Neighborhood Transformation

December 21, 2020 11:35 am

Donor Highlight | Neighborhood Transformation | December 2020

“This is a state tax credit program that really works,” Interfaith Neighbors Executive Director Paul McEvily has said repeatedly.

His comment refers to New Jersey’s Department of Community Affairs’ Neighborhood Revitalization Tax Credit (NRTC) program, a fundamental part of IFN’s development projects, and support of community initiatives in Asbury Park’s West Side neighborhood.

Established in 2006, the NRTC program encourages investment in distressed neighborhoods via a 100 percent tax credit for New Jersey corporations with a state tax liability. Over the past 12 years, IFN has received over $8 million in tax credit investments to fund construction  and programming focused on the West Side neighborhood of Asbury Park. IFN has allocated over $1 million from this program to over 20 community initiatives led by other area non-profits.

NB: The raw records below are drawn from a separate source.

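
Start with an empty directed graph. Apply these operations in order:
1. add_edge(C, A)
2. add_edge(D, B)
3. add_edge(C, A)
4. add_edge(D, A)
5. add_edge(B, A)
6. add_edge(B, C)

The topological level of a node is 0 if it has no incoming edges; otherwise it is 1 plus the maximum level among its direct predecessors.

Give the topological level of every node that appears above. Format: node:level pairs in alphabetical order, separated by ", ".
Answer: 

Op 1: add_edge(C, A). Edges now: 1
Op 2: add_edge(D, B). Edges now: 2
Op 3: add_edge(C, A) (duplicate, no change). Edges now: 2
Op 4: add_edge(D, A). Edges now: 3
Op 5: add_edge(B, A). Edges now: 4
Op 6: add_edge(B, C). Edges now: 5
Compute levels (Kahn BFS):
  sources (in-degree 0): D
  process D: level=0
    D->A: in-degree(A)=2, level(A)>=1
    D->B: in-degree(B)=0, level(B)=1, enqueue
  process B: level=1
    B->A: in-degree(A)=1, level(A)>=2
    B->C: in-degree(C)=0, level(C)=2, enqueue
  process C: level=2
    C->A: in-degree(A)=0, level(A)=3, enqueue
  process A: level=3
All levels: A:3, B:1, C:2, D:0

Answer: A:3, B:1, C:2, D:0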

Investors in IFN’s NRTC projects include New Jersey Natural Gas, NJ American Water, M&T Bank, among others.

“The reason this program is a success is the leveraging  opportunities it has created to attract additional capital to the Asbury Park community,” McEvily said.

They include the $15 million in infrastructure improvements the City of Asbury Park completed in the Springwood Avenue corridor during IFN’s construction of the Springwood Center and the mortgage financing afforded to local homebuyers.

Construction of IFN’s Kula Urban Farm and the adjacent Springwood Center were supported by the NRTC program.

NRTC investments have supported our Kula Café and Kula Urban Farm social enterprises, as well as our SOAR workforce development program. Interfaith Neighbors was also able to support Community Affairs and Resource Center’s (CARC) workforce program, the local Big Brother and Big Sister mentoring initiative, the Monmouth County Boys & Girls Club Junior Entrepreneur Program, Second Baptist Church’s Fine Art & Technology youth summer camp, the Women’s Hospitality Network’s support for females experiencing homelessness, and the popular Asbury Park Music Foundation’s Music Mondays in the Park free concert series.

IFN’s latest project to receive NRTC investments is the Parkview AP development. As a state-certified home developer, IFN has constructed over 55 affordable homes in the West Side neighborhood.

Parkview AP, a 10-lot project along Springwood Avenue, stands out among other affordable housing projects in Asbury Park because of its focus on homeownership and its income property component, said Patrick Durkin, IFN’s Director of Real Estate Development.

Architectural rendering of the completed Parkview AP homes.

“Currently only 25 percent of people own their homes in Asbury Park,” said Durkin, who maintains that the best way to transform a distressed community is by increasing the opportunity for its residents to become homeowners.

Each Parkview AP lot features a three bedroom, two and one-half bath single family home fronting Springwood Avenue and a one-bedroom apartment above the adjacent garage.  The owner-occupied development affords one the ability to live in one home while renting out the other. And while this is a mixed-income housing project, primarily targeting low to moderate-income families and individuals, it also addresses a group often overlooked – middle market homebuyers unable to afford the rising market rate home prices in Asbury Park. The first home is projected to be finished in February with the next two following closely behind.

In October, the NJ Department of Community Affairs NRTC program announced a new funding program for small businesses located in NRTC neighborhoods. As many small businesses are struggling as a result of the COVID-19 health crisis restrictions, the agency has made funding availalble to assist small businesses with rent, utilities, and COVID-related expenses.  IFN, working with the Asbury Park Chamber of Commerce applied for and received $133,000 in funding for West Side neighborhood affected businesses. These funds are meant to keep them on their feet until it is safe to ease restrictions again, McEvily said.